Prescribing Strength Training for Team Sports – Part 2
In case you missed the previous part of this video series, click here to watch Part 1 on Prescribing Strength Training for Team Sports.
How to Prescribe Load Without Losing the Room?
In the first part, I covered facility design, organizing training around what you actually have. Program and facility work in circular logic. You design based on what you want to run, but also based on what’s available.
Now we move to how to prescribe the actual load. Weight, reps, and sets. The numbers athletes need to follow.
When I started coaching in football, I tried the training log approach. Give athletes a notebook.

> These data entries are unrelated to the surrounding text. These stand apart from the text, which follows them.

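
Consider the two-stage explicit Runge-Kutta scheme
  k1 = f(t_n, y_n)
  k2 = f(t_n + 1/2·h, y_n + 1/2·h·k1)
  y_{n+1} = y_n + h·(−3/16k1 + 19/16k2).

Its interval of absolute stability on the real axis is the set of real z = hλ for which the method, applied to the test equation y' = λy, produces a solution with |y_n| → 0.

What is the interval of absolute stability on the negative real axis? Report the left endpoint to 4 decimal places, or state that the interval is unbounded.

Test eqn y'=λy, z=hλ:
  k1=λy_n ⇒ h·k1=z·y_n;  k2=λ(1+1/2z)y_n ⇒ h·k2=z(1+1/2z)y_n
  y_{n+1}/y_n = 1 − 3/16z + 19/16z(1+1/2z) = 1 + z + 19/32z²
  so R(z) = 1 + z + 19/32z².

Solve |R(x)|<1 on ℝ⁻.
x=-1.19: |R|=0.6508
R=1: x+19/32x²=0 ⇒ x=−32/19=-1.6842; min R=1−1/(4·19/32)=0.5789>−1
Confirm numerically:
  x=-1.300: |R|=0.70344 <1
  x=-1.046: |R|=0.60363 <1
  x=-0.907: |R|=0.58145 <1
  x=-0.690: |R|=0.59268 <1
  x=-2.037: |R|=1.42669 >1
  x=-1.923: |R|=1.27265 >1
  x=-1.834: |R|=1.16311 >1
Stable set (-1.6842, 0).

(-1.6842, 0).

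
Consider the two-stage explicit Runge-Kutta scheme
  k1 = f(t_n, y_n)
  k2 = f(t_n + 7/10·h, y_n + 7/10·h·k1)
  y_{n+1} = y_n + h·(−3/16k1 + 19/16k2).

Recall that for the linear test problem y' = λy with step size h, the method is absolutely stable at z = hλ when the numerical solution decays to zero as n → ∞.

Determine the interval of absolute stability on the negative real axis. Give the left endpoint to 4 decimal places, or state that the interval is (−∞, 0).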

Have them write down their lifts. Track progress session to session. Teach them to fish, right?
It failed miserably.
They forgot the log. Lost it. The dog ate the fucking log. So I changed tactics. I printed training cards on thick paper and started filling them out myself during sessions, walking around the gym like a turkey, asking every athlete how much they lifted and for how many reps.
That failed too.
I couldn’t coach. I was too busy being a secretary.
Methods that work for motivated individuals often fall apart when you put twenty athletes in a room, all with different priorities, attention spans, and levels of buy in.
Open sets and logs can work, just not with team sport athletes who want clear instructions, minimal thinking, and to get back to playing rondo.
Subjective methods like RPE or reps in reserve sound elegant. But try explaining to an average soccer player – “Do three sets of five at two reps in reserve.”
The first question is always the same – “Coach, how much weight is that?”
Velocity based training adds precision, but it also adds equipment demands, time costs, and extra decision layers. In many real settings, that complexity becomes friction.
The issue isn’t that these methods are wrong.
They assume clean feedback loops, time to explore, and athletes who enjoy making decisions about loading. Team sport training rarely looks like that.
This article walks through common prescription approaches including open sets, logs, subjective ratings, velocity, and percentages. It shows where each breaks under real constraints.
From there comes a simpler idea. Percentage based prescription refined through iteration, not constant testing or guessing.
The goal isn’t perfection. It’s a system that gives athletes clear targets, gives you control, and adapts over time, without turning every session into a negotiation.
Stable systems last longer than clever ones.